Stock split corporate action

In this corporate action the number of shares outstanding is increased by splitting the face value. For example, if a company has 100 crore (1 billion) outstanding shares of Rs10 and announced a face split from Rs 10 to Rs2 per share. One share of face value Rs10 will become 5 shares of Rs2 face value. A person holding 1000 shares of the company will have 5000 shares after the stock split. The price also comes down proportionately on Ex-date i.e. in the above example the price will be 1/5th of the price before the split. The reason is Earnings Per Share (EPS) comes down as the Total profit remains same but number of shares are increased.

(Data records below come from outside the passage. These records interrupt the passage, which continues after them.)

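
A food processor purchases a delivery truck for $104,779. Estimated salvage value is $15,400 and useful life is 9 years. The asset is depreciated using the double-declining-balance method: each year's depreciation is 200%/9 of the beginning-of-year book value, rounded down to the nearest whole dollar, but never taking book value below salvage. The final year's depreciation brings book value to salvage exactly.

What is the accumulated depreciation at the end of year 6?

Depreciable base = $104,779 − $15,400 = $89,379.
Year 1: ⌊$104,779 × 200%/9⌋ = $23,284. Book value $81,495.
Year 2: ⌊$81,495 × 200%/9⌋ = $18,110. Book value $63,385.
Year 3: ⌊$63,385 × 200%/9⌋ = $14,085. Book value $49,300.
Year 4: ⌊$49,300 × 200%/9⌋ = $10,955. Book value $38,345.
Year 5: ⌊$38,345 × 200%/9⌋ = $8,521. Book value $29,824.
Year 6: ⌊$29,824 × 200%/9⌋ = $6,627. Book value $23,197.
Accumulated through year 6 = $104,779 − $23,197 = $81,582.

$81,582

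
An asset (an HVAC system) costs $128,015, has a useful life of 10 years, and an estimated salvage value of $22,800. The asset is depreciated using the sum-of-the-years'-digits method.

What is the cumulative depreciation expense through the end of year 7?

Depreciable base = $128,015 − $22,800 = $105,215.
Sum of the years' digits = 10+9+8+7+6+5+4+3+2+1 = 55.
Year 1: $105,215 × 10/55 = $19,130. Book value $108,885.
Year 2: $105,215 × 9/55 = $17,217. Book value $91,668.
Year 3: $105,215 × 8/55 = $15,304. Book value $76,364.
Year 4: $105,215 × 7/55 = $13,391. Book value $62,973.
Year 5: $105,215 × 6/55 = $11,478. Book value $51,495.
Year 6: $105,215 × 5/55 = $9,565. Book value $41,930.
Year 7: $105,215 × 4/55 = $7,652. Book value $34,278.
Accumulated through year 7 = $128,015 − $34,278 = $93,737.

$93,737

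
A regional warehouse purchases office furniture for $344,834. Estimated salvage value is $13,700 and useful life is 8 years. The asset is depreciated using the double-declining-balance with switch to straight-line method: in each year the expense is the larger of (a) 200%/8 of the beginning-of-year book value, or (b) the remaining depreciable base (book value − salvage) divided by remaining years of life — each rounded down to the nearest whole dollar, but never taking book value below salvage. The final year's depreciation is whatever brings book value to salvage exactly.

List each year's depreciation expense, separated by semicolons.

$86,208; $64,656; $48,492; $36,369; $27,277; $22,710; $22,711; $22,711

Depreciable base = $344,834 − $13,700 = $331,134.
Year 1: DB = ⌊$344,834 × 200%/8⌋ = $86,208; SL = ⌊$331,134/8⌋ = $41,391 → take DB $86,208. Book value $258,626.
Year 2: DB = ⌊$258,626 × 200%/8⌋ = $64,656; SL = ⌊$244,926/7⌋ = $34,989 → take DB $64,656. Book value $193,970.
Year 3: DB = ⌊$193,970 × 200%/8⌋ = $48,492; SL = ⌊$180,270/6⌋ = $30,045 → take DB $48,492. Book value $145,478.
Year 4: DB = ⌊$145,478 × 200%/8⌋ = $36,369; SL = ⌊$131,778/5⌋ = $26,355 → take DB $36,369. Book value $109,109.
Year 5: DB = ⌊$109,109 × 200%/8⌋ = $27,277; SL = ⌊$95,409/4⌋ = $23,852 → take DB $27,277. Book value $81,832.
Year 6: DB = ⌊$81,832 × 200%/8⌋ = $20,458; SL = ⌊$68,132/3⌋ = $22,710 → take SL $22,710. Book value $59,122.
Year 7: DB = ⌊$59,122 × 200%/8⌋ = $14,780; SL = ⌊$45,422/2⌋ = $22,711 → take SL $22,711. Book value $36,411.
Year 8 (final): $36,411 − $13,700 = $22,711. Book value $13,700.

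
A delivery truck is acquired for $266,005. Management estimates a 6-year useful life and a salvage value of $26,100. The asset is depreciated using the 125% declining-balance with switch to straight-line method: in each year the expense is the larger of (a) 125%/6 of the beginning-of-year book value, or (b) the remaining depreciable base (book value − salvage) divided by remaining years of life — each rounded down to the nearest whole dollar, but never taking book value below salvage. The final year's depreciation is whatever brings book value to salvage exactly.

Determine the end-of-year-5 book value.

$61,254

Depreciable base = $266,005 − $26,100 = $239,905.
Year 1: DB = ⌊$266,005 × 125%/6⌋ = $55,417; SL = ⌊$239,905/6⌋ = $39,984 → take DB $55,417. Book value $210,588.
Year 2: DB = ⌊$210,588 × 125%/6⌋ = $43,872; SL = ⌊$184,488/5⌋ = $36,897 → take DB $43,872. Book value $166,716.
Year 3: DB = ⌊$166,716 × 125%/6⌋ = $34,732; SL = ⌊$140,616/4⌋ = $35,154 → take SL $35,154. Book value $131,562.
Year 4: DB = ⌊$131,562 × 125%/6⌋ = $27,408; SL = ⌊$105,462/3⌋ = $35,154 → take SL $35,154. Book value $96,408.
Year 5: DB = ⌊$96,408 × 125%/6⌋ = $20,085; SL = ⌊$70,308/2⌋ = $35,154 → take SL $35,154. Book value $61,254.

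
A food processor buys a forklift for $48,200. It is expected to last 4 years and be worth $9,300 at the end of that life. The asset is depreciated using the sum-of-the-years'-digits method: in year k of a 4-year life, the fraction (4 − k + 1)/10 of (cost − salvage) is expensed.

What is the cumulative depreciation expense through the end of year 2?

$27,230

Depreciable base = $48,200 − $9,300 = $38,900.
Sum of the years' digits = 4+3+2+1 = 10.
Year 1: $38,900 × 4/10 = $15,560. Book value $32,640.
Year 2: $38,900 × 3/10 = $11,670. Book value $20,970.
Accumulated through year 2 = $48,200 − $20,970 = $27,230.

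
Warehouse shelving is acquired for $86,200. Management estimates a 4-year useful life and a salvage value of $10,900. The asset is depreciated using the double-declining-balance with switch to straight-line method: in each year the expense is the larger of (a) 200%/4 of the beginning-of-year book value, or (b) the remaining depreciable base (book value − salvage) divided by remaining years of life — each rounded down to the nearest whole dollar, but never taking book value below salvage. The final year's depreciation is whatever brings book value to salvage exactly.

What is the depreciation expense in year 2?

$21,550

Depreciable base = $86,200 − $10,900 = $75,300.
Year 1: DB = ⌊$86,200 × 200%/4⌋ = $43,100; SL = ⌊$75,300/4⌋ = $18,825 → take DB $43,100. Book value $43,100.
Year 2: DB = ⌊$43,100 × 200%/4⌋ = $21,550; SL = ⌊$32,200/3⌋ = $10,733 → take DB $21,550. Book value $21,550.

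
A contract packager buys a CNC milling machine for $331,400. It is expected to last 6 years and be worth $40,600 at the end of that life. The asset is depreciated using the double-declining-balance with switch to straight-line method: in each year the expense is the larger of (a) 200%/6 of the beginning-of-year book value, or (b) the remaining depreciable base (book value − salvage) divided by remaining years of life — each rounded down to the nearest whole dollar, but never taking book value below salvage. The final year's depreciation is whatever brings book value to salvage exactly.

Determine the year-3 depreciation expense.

Depreciable base = $331,400 − $40,600 = $290,800.
Year 1: DB = ⌊$331,400 × 200%/6⌋ = $110,466; SL = ⌊$290,800/6⌋ = $48,466 → take DB $110,466. Book value $220,934.
Year 2: DB = ⌊$220,934 × 200%/6⌋ = $73,644; SL = ⌊$180,334/5⌋ = $36,066 → take DB $73,644. Book value $147,290.
Year 3: DB = ⌊$147,290 × 200%/6⌋ = $49,096; SL = ⌊$106,690/4⌋ = $26,672 → take DB $49,096. Book value $98,194.

$49,096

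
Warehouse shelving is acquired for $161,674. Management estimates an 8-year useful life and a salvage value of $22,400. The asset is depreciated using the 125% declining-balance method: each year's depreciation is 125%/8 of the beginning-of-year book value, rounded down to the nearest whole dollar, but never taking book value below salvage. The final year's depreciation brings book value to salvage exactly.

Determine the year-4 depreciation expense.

Depreciable base = $161,674 − $22,400 = $139,274.
Year 1: ⌊$161,674 × 125%/8⌋ = $25,261. Book value $136,413.
Year 2: ⌊$136,413 × 125%/8⌋ = $21,314. Book value $115,099.
Year 3: ⌊$115,099 × 125%/8⌋ = $17,984. Book value $97,115.
Year 4: ⌊$97,115 × 125%/8⌋ = $15,174. Book value $81,941.

$15,174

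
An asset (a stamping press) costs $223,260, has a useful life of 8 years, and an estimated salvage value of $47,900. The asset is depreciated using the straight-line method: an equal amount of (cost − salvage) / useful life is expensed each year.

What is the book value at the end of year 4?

Depreciable base = $223,260 − $47,900 = $175,360.
Annual expense = $175,360 / 8 = $21,920.
End of year 1: book value $201,340.
End of year 2: book value $179,420.
End of year 3: book value $157,500.
End of year 4: book value $135,580.

$135,580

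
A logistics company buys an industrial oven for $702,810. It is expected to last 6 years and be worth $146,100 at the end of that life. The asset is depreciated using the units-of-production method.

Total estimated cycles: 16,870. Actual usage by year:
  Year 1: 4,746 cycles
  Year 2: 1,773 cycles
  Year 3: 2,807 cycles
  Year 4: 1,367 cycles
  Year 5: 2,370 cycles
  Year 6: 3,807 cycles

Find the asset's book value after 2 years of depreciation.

$487,683

Depreciable base = $702,810 − $146,100 = $556,710.
Rate = $556,710 / 16,870 cycles = $33 per cycle.
Year 1: 4,746 × $33 = $156,618. Book value $546,192.
Year 2: 1,773 × $33 = $58,509. Book value $487,683.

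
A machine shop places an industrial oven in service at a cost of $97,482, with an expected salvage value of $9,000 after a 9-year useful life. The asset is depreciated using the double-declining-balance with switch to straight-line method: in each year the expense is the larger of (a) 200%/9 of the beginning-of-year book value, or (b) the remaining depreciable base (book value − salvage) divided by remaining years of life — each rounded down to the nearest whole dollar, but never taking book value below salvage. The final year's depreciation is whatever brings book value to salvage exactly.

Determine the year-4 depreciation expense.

$10,192

Depreciable base = $97,482 − $9,000 = $88,482.
Year 1: DB = ⌊$97,482 × 200%/9⌋ = $21,662; SL = ⌊$88,482/9⌋ = $9,831 → take DB $21,662. Book value $75,820.
Year 2: DB = ⌊$75,820 × 200%/9⌋ = $16,848; SL = ⌊$66,820/8⌋ = $8,352 → take DB $16,848. Book value $58,972.
Year 3: DB = ⌊$58,972 × 200%/9⌋ = $13,104; SL = ⌊$49,972/7⌋ = $7,138 → take DB $13,104. Book value $45,868.
Year 4: DB = ⌊$45,868 × 200%/9⌋ = $10,192; SL = ⌊$36,868/6⌋ = $6,144 → take DB $10,192. Book value $35,676.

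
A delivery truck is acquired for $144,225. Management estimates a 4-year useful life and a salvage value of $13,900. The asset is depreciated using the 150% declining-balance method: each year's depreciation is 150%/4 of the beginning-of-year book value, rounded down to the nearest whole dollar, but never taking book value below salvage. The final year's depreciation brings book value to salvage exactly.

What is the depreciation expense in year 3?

Depreciable base = $144,225 − $13,900 = $130,325.
Year 1: ⌊$144,225 × 150%/4⌋ = $54,084. Book value $90,141.
Year 2: ⌊$90,141 × 150%/4⌋ = $33,802. Book value $56,339.
Year 3: ⌊$56,339 × 150%/4⌋ = $21,127. Book value $35,212.

$21,127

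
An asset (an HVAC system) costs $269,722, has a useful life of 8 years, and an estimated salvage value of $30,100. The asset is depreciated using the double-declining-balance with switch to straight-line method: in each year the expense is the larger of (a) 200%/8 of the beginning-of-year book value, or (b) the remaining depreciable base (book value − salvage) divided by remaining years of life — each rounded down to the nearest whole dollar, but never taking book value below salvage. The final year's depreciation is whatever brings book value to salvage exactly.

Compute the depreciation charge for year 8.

$5,905

Depreciable base = $269,722 − $30,100 = $239,622.
Year 1: DB = ⌊$269,722 × 200%/8⌋ = $67,430; SL = ⌊$239,622/8⌋ = $29,952 → take DB $67,430. Book value $202,292.
Year 2: DB = ⌊$202,292 × 200%/8⌋ = $50,573; SL = ⌊$172,192/7⌋ = $24,598 → take DB $50,573. Book value $151,719.
Year 3: DB = ⌊$151,719 × 200%/8⌋ = $37,929; SL = ⌊$121,619/6⌋ = $20,269 → take DB $37,929. Book value $113,790.
Year 4: DB = ⌊$113,790 × 200%/8⌋ = $28,447; SL = ⌊$83,690/5⌋ = $16,738 → take DB $28,447. Book value $85,343.
Year 5: DB = ⌊$85,343 × 200%/8⌋ = $21,335; SL = ⌊$55,243/4⌋ = $13,810 → take DB $21,335. Book value $64,008.
Year 6: DB = ⌊$64,008 × 200%/8⌋ = $16,002; SL = ⌊$33,908/3⌋ = $11,302 → take DB $16,002. Book value $48,006.
Year 7: DB = ⌊$48,006 × 200%/8⌋ = $12,001; SL = ⌊$17,906/2⌋ = $8,953 → take DB $12,001. Book value $36,005.
Year 8 (final): $36,005 − $30,100 = $5,905. Book value $30,100.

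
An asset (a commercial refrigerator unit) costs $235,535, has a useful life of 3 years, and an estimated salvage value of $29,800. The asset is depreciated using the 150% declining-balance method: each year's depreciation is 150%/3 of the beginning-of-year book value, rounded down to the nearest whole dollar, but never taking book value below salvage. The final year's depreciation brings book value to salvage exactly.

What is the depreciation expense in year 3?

$29,084

Depreciable base = $235,535 − $29,800 = $205,735.
Year 1: ⌊$235,535 × 150%/3⌋ = $117,767. Book value $117,768.
Year 2: ⌊$117,768 × 150%/3⌋ = $58,884. Book value $58,884.
Year 3 (final): $58,884 − $29,800 = $29,084. Book value $29,800.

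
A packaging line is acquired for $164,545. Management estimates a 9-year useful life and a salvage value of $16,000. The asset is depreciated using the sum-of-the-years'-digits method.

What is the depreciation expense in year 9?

$3,301

Depreciable base = $164,545 − $16,000 = $148,545.
Sum of the years' digits = 9+8+7+6+5+4+3+2+1 = 45.
Year 1: $148,545 × 9/45 = $29,709. Book value $134,836.
Year 2: $148,545 × 8/45 = $26,408. Book value $108,428.
Year 3: $148,545 × 7/45 = $23,107. Book value $85,321.
Year 4: $148,545 × 6/45 = $19,806. Book value $65,515.
Year 5: $148,545 × 5/45 = $16,505. Book value $49,010.
Year 6: $148,545 × 4/45 = $13,204. Book value $35,806.
Year 7: $148,545 × 3/45 = $9,903. Book value $25,903.
Year 8: $148,545 × 2/45 = $6,602. Book value $19,301.
Year 9: $148,545 × 1/45 = $3,301. Book value $16,000.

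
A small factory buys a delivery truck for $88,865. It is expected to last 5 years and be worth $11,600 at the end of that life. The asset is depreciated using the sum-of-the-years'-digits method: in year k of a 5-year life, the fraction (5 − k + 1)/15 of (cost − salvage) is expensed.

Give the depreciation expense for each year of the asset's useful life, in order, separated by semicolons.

$25,755; $20,604; $15,453; $10,302; $5,151

Depreciable base = $88,865 − $11,600 = $77,265.
Sum of the years' digits = 5+4+3+2+1 = 15.
Year 1: $77,265 × 5/15 = $25,755. Book value $63,110.
Year 2: $77,265 × 4/15 = $20,604. Book value $42,506.
Year 3: $77,265 × 3/15 = $15,453. Book value $27,053.
Year 4: $77,265 × 2/15 = $10,302. Book value $16,751.
Year 5: $77,265 × 1/15 = $5,151. Book value $11,600.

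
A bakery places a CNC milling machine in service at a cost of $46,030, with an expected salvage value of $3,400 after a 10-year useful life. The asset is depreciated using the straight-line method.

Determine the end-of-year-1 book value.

Depreciable base = $46,030 − $3,400 = $42,630.
Annual expense = $42,630 / 10 = $4,263.
End of year 1: book value $41,767.

$41,767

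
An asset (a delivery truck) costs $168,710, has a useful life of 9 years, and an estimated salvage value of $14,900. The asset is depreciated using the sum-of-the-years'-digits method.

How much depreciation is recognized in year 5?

$17,090

Depreciable base = $168,710 − $14,900 = $153,810.
Sum of the years' digits = 9+8+7+6+5+4+3+2+1 = 45.
Year 1: $153,810 × 9/45 = $30,762. Book value $137,948.
Year 2: $153,810 × 8/45 = $27,344. Book value $110,604.
Year 3: $153,810 × 7/45 = $23,926. Book value $86,678.
Year 4: $153,810 × 6/45 = $20,508. Book value $66,170.
Year 5: $153,810 × 5/45 = $17,090. Book value $49,080.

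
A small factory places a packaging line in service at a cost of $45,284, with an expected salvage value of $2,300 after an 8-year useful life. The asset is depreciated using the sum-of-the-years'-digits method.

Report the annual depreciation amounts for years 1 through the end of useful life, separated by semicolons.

$9,552; $8,358; $7,164; $5,970; $4,776; $3,582; $2,388; $1,194

Depreciable base = $45,284 − $2,300 = $42,984.
Sum of the years' digits = 8+7+6+5+4+3+2+1 = 36.
Year 1: $42,984 × 8/36 = $9,552. Book value $35,732.
Year 2: $42,984 × 7/36 = $8,358. Book value $27,374.
Year 3: $42,984 × 6/36 = $7,164. Book value $20,210.
Year 4: $42,984 × 5/36 = $5,970. Book value $14,240.
Year 5: $42,984 × 4/36 = $4,776. Book value $9,464.
Year 6: $42,984 × 3/36 = $3,582. Book value $5,882.
Year 7: $42,984 × 2/36 = $2,388. Book value $3,494.
Year 8: $42,984 × 1/36 = $1,194. Book value $2,300.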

Companies split the stock when the price is too high for small investors to buy the shares. As the price comes down proportionately the liquidity increases in the counter as the small investors will start trading at the affordable price. Because of this reason the share price will move up after the split (i.e. the price will be little more than 1/5th of the price before the split in the above example).
Stock split doesn’t change the market capitalization of a company much. It’s an indication that the company is performing well and the share price is going up.

In a reverse stock split the face value of a share is increased there by reducing the number of shares outstanding. The companies choose this action when the share price is too low. This would also reduce manipulations by operators. When the face value of Rs2 is made Rs10 the number of shares decreases 5 times and the price increases 5 folds.

Only number of stocks and face value needs to be adjusted in the liabilities section of the balance sheet.